KEY FEATURES OF ASPERGER'S DISORDER

(Note:  This paper was from a lecture By Dr. Clark given to Mental Health Professionals at Dixie Hospital in St. George Utah.)

Kids interpret many/most communications literally - and therefore fail to comprehend humor, sarcasm, idioms*, and generalities.

    *Adults use a lot of idioms in routine conversation.  A.D. kids often misunderstand due to         
      only literal interpretations, e.g.:
   *  Mom:  "That is as clear as mud1"
   *  Child:  "Mud isn't clear."

*  Personal hygiene is typically ignored or only partially performed by A.D> kids.  They often don't "get the point of it."

*  Attachment to parents and sibs usually is highly selective, e.g. to one parent, but not both.  "Split attachment" is common.

*  Attraction to other people ranges from little interest in anyone to XS XS fixation on one individual - to the point of imagined love and many or most cases of stalking.  This fixation can be very intense and may require legal measures - which often fail due to A.D. individuals having no sense of duty to follow legal restrictions!

*  Temper when fixations are blocked can be fierce, and resulting behavior can be violent.  This often requires Rx with neuroleptic meds e.g.
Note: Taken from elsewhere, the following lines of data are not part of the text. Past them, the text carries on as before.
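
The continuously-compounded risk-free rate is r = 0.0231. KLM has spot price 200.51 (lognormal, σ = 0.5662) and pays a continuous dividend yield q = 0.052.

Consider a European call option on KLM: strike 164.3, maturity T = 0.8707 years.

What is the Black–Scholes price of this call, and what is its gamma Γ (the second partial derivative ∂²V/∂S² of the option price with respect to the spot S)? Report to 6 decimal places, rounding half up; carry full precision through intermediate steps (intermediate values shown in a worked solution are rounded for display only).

price = 53.964033
Γ = 0.003018

σ√T = 0.5662·√0.8707 = 0.528329
d₁ = (ln(S/K) + (r−q+σ²/2)T) / (σ√T) = (ln(200.51/164.3) + (0.0231−0.052+0.5662²/2)·0.8707) / 0.528329 = (0.199170 + 0.114402) / 0.528329 = 0.593518
d₂ = d₁ − σ√T = 0.593518 − 0.528329 = 0.065189
e^{−rT} = 0.980088
e^{−qT} = 0.955733
N(d₁) = 0.723583,  N(d₂) = 0.525988
Call price V = S·e^{−qT}·N(d₁) − K·e^{−rT}·N(d₂) = 138.663097 − 84.699064 = 53.964033
φ(d₁) = (1/√(2π))·e^{−d₁²/2} = 0.334516
Γ = e^{−qT}·φ(d₁) / (S·σ·√T) = 0.003018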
Risperdal, Abilify, etc.

*  Odd sensitivities can be intense and socially disabling.  These odd reactions include (to mention a few) perceptions of light, taste, odors, touch, fabrics, noises, pitch and/or volume of music or speech, tone, and machine made sounds e.g. washing machines, vacuum cleaners, air blowers, and many other common life/household items.  Misinterpretation of parents' or teachers' "tone of voice" can trigger emotional outbursts, e.g. when an A.D> child perceives a parents "tone of voice" as being angry.

*  Many, perhaps most, A.D. children and adults are ultra time conscious and become upset when something in class or at home is not done at precisely the expected time, or for the wrong duration.  Most A.D. individuals are also pathologically "rule conscious," to the point of becoming upset when other people seemingly break something they interpret as a hard fast rule, like using 6 squares of toilet paper in one classic case.

***  Bear in mind seemingly "obsessional" ideas like these are not obsession of the kind we see in people with OCD.  When people who have OCD cannot relieve an obsession they become anxious.  When people who have A.D. are thwarted and cannot follow through on a fixation they become angry.

***  Some A.D. patients also have OCD

***  Almost all A.D. patients have ADHD

Incidence

*  CDC currently estimate +/- 1.2 - 1.5% of all boys and men have A.D., and an estimated 0.3 - 0.5% of all girls and women have A.D.

Origin

*  Most authorities currently conclude 80% of A.D. cases have a genetic origin, and all matter of autoimmune and related problems in fetal or early infantile development account for or contribute to the other 20%.

*  Please note:  Studies conducted worldwide have decisively disproven and relationship between A.D. and autism and Autism-Spectrum Disorders and immunization!

***  The "learning - related" appelationj "Non Verbal Learning Disorder" (NVLD) and the old term "High Functioning Autism" are Synonymous with A.D.

Treatment


*  Parent education
*  School / Teacher / Administrator education
*  Patient education regarding features of his/her condition to start as soon as possible
*  CBT - related therapy for parents and child
*  Medication:  To treat comorbid ADHD; to treat fixations by making them less intense; to treat significantly impairing anger / temper problems

Prognosis

*  Adequately treated children and adolescents can usually succeed in achieving good success in school (as many as 50% home-schooled or educated in private, specialized school).  Many A.D. adolescents and young adults are much more successful in college than elementary or secondary schools.

*  Most A.D. individuals are delayed in developing outside of home coping skills such as driving, using all forms of public transportation, being able to shop for themselves and of course in developing satisfying social relationships, and recreational interests.

Most A.D. individuals find some "niche" in which they can support themselves in the workplace.  This is usually a long struggle and vocational achievement is often substantially below family expectations.

*  Some A.D. individuals are truly disabled and require SSI assistance for many years, sometimes life long.